From The National Law Journal:
Toyota Motor Corp. has moved to strike evidence from a software expert who claims to have identified a bug in the electronic throttle control system source code that plaintiffs attorneys blame for unintended acceleration by Toyota vehicles.
Michael Barr, who specializes in embedded software programming, was deposed on July 3 as a plaintiffs expert in the first bellwether trial of hundreds of cases pending in federal court in Santa Ana, Calif. The case, scheduled to go to trial on November 5, was brought by the estate of Ida St. John, 83, who suffered back injuries after her 2005 Camry accelerated while at a stop sign.
Toyota moved on August 9 to strike Barr’s report, arguing that plaintiffs attorneys were merely attempting to improperly assert a new defect theory. Plaintiffs attorney Todd Walburg, in an August 14 response, insisted that Barr was merely supplementing his own testimony and that of another expert.
“Plaintiff’s source code experts have located the software bug in Toyota’s electronic throttle control system source code that explains why Mrs. Ida St. John’s 2005 Toyota Camry accelerated out-of-control from a stop sign,” Walburg wrote. “This software bug likely also explains the numerous other reported Unintended Acceleration incidents that have initiated at low speeds and when drivers are parking or stopped at an intersection.”
A hearing on Toyota’s motion is scheduled for Tuesday.
The bellwether case, selected by Toyota to go before a jury, alleges that St. John’s vehicle accelerated on April 15, 2009, while at a stop sign in Columbus, Ga. St. John allegedly hit the brakes, but the car sped toward an elementary school, where it crashed into the gymnasium. Her grandson, William Curtis Grasty Jr., filed an amended complaint after she died last year.
In its motion, Toyota attorney Joel Smith, managing partner of the Columbia, S.C., office of Bowman and Brooke, wrote that Barr’s report is an attempt by plaintiffs attorneys to explain how the throttle valve of St.

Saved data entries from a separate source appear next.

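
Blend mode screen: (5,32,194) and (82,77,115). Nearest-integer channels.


Screen: C = 255 - (255-A)×(255-B)/255, rounded to nearest integer
R: 255 - (255-5)×(255-82)/255 = 255 - 43250/255 ≈ 255 - 169.608 = 85.392 → 85
G: 255 - (255-32)×(255-77)/255 = 255 - 39694/255 ≈ 255 - 155.663 = 99.337 → 99
B: 255 - (255-194)×(255-115)/255 = 255 - 8540/255 ≈ 255 - 33.490 = 221.510 → 222
= RGB(85, 99, 222)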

John’s vehicle opened beyond the idle angle without admitting that she hit the accelerator pedal accidentally. Barr and other experts previously had been unable to explain the alleged software glitch, referred to for the first time last month as the “full throttle bug.”
“Plaintiff’s late submission of Barr’s new opinions in his August 2, 2013, report is yet one more change in direction for Plaintiff’s ever illusive, moving target of a defect theory,” Smith wrote. “Plaintiff cannot dress new opinions in the disguise of ‘supplemental’ disclosures by claiming that Barr’s August 2, 2013, report merely provides a name to a general concept allegedly contained in Barr’s initial report.”
He added: “The changes to Barr’s opinion are not substantially justified or harmless, especially given the highly complex nature of this litigation.”
Toyota also has filed a motion for summary judgment under seal.
Walburg, a partner at San Francisco’s Lieff Cabraser, Heimann & Bernstein, insisted that this month’s report merely supplements Barr’s initial findings, submitted on April 12, and expands on an electronic defect theory that has long been part of the case.
“This is not a new argument, and it should not be a foreign concept to Toyota,” he wrote. “As Toyota is well aware, the existence of a software defect in Mrs. St. John’s 2005 Camry will be a central issue for the jury to decide in this bellwether trial.”
Both sides have moved to strike the testimony of more than a dozen additional experts; a hearing on those motions is scheduled for September 20.
Toyota is in trial now in another bellwether case in coordinated state court litigation in California, alleging that Toyota failed to install a brake override system that would have prevented Noriko Uno’s 2006 Camry from sudden accelerating on a residential street in Upland, Calif. A Los Angeles County, Calif., Superior Court jury began hearing the case, brought by the husband and son of Uno, who died from the 2009 crash, on August 8.
Two other trials against Toyota are scheduled this year in state courts in Oklahoma and Michigan; Barr was deposed in both of them on August 2, according to court records.